# Buying decent weapons for training



## Midnight-shadow (Mar 11, 2017)

I'm looking to buy a Chinese spear to start practicing with (it is my weapon of choice) but I don't have the first clue about where I would get one from in the UK or Europe. Any advice on reputable places I can look to? Also does it matter what the time or shaft are made from in terms of materials?


----------



## Flying Crane (Mar 11, 2017)

Usually Chinese staff and spear is made from white waxwood, which is reasonably durable and flexible, which use useful for Chinese methodology.  

Are you getting training?  Does your sifu have sources to get things?


----------



## Midnight-shadow (Mar 11, 2017)

Flying Crane said:


> Usually Chinese staff and spear is made from white waxwood, which is reasonably durable and flexible, which use useful for Chinese methodology.
> 
> Are you getting training?  Does your sifu have sources to get things?



I see. And I'm getting the spear head is usually made out of iron? I have received a bit of spear training but would like to be able to do more of it in my spare time, to give me some variety from practising my staff and open-hand techniques.


----------



## Flying Crane (Mar 11, 2017)

Well, the spear head would be steel if it's a good one.  There are a lot of cheap ones for performance/modern wushu that are sheet metal, probably aluminum.  Very light, good for speed and.being flashy, but not a real spear.  

I don't like toys for my training.


----------



## Flying Crane (Mar 11, 2017)

Wing Lam in California sells some steel spears.  I don't know how good they are, but gotta be better than the wushu junk.  He might ship internationally.  Website is wle.com, it's wing lam enterprises.  You could get just a spearhead and mount on your own staff.  If you can't get waxwood, well historically people in different parts of the world used whatever grew locally.  He does have several heavy steel spearheads on his website, meant for your own mounting.  That would certainly be easier to ship than a full spear.  He has a pretty god reputation.


----------



## JowGaWolf (Mar 11, 2017)

Flying Crane said:


> I don't like toys for my training.


I feel the same way.  Fake weapons tend to breed fake respect for the weapon.


----------



## Gerry Seymour (Mar 12, 2017)

JowGaWolf said:


> I feel the same way.  Fake weapons tend to breed fake respect for the weapon.

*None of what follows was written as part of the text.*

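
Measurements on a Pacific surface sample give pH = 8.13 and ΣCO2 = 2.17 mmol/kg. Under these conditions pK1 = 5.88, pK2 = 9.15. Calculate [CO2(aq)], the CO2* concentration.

α₀ = 1 / (1 + K1/[H⁺] + K1K2/[H⁺]²) = 1 / (1 + 10^+2.25 + 10^+1.23)
   = 1 / (1 + 177.83 + 16.982) = 1/195.81 = 0.005107
[CO2*] = α₀ × DIC = 0.005107 × 2.17 = 0.0111 mmol/kg = 11.1 μmol/kg

[CO2*] = 11.1 μmol/kg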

I have to remind students of this when we train with training knives. Interestingly, the more realistic the knife looks, the fewer mistakes they make when handling them. With the wooden one, they are more likely to grab the blade than with the aluminum one.


----------



## Flying Crane (Mar 12, 2017)

JowGaWolf said:


> I feel the same way.  Fake weapons tend to breed fake respect for the weapon.


Yeah, I hate that crap.


----------



## Midnight-shadow (Mar 12, 2017)

Flying Crane said:


> Wing Lam in California sells some steel spears.  I don't know how good they are, but gotta be better than the wushu junk.  He might ship internationally.  Website is wle.com, it's wing lam enterprises.  You could get just a spearhead and mount on your own staff.  If you can't get waxwood, well historically people in different parts of the world used whatever grew locally.  He does have several heavy steel spearheads on his website, meant for your own mounting.  That would certainly be easier to ship than a full spear.  He has a pretty god reputation.

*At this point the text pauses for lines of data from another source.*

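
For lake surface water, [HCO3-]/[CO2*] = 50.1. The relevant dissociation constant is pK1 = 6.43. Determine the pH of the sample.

pH = 8.13

From K1 = [H⁺][HCO3-]/[CO2*]:  pH = pK1 + log₁₀([HCO3-]/[CO2*])
log₁₀(50.1) = +1.700
pH = 6.43 + (+1.700) = 8.13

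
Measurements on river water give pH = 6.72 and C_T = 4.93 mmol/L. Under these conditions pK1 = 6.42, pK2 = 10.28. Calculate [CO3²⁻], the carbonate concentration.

α₂ = 1 / (1 + [H⁺]/K2 + [H⁺]²/(K1K2)) = 1 / (1 + 10^+3.56 + 10^+3.26)
   = 1 / (1 + 3630.8 + 1819.7) = 1/5451.5 = 0.0001834
[CO3²⁻] = α₂ × DIC = 0.0001834 × 4.93 = 0.000904 mmol/L = 0.904 μmol/L

[CO3²⁻] = 0.904 μmol/L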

I've seen a couple of places that sell just the spear heads, but I'm not confident enough in my handicraft skills to mount my own spearhead. I'd much rather buy a fully made one, even if it costs me a bit more.


----------



## Flying Crane (Mar 12, 2017)

I've done it, it's not too tough if you have a good staff.  Carve it down to fit the socket and drill a screw in to the side to hold it.  Use glue as well if you want extra security.  If you mess it up, chop off the end and start over.  Begin with extra long staff.


----------



## Gerry Seymour (Mar 12, 2017)

Flying Crane said:


> I've done it, it's not too tough if you have a good staff.  Carve it down to fit the socket and drill a screw in to the side to hold it.  Use glue as well if you want extra security.  If you mess it up, chop off the end and start over.  Begin with extra long staff.


The last 5 words is key to not having to worry about screwing up. Start with a staff longer than you need. When you get the head on, cut the excess from the other end. If you screw up a couple of times, you won't need to cut anything off the other end.


----------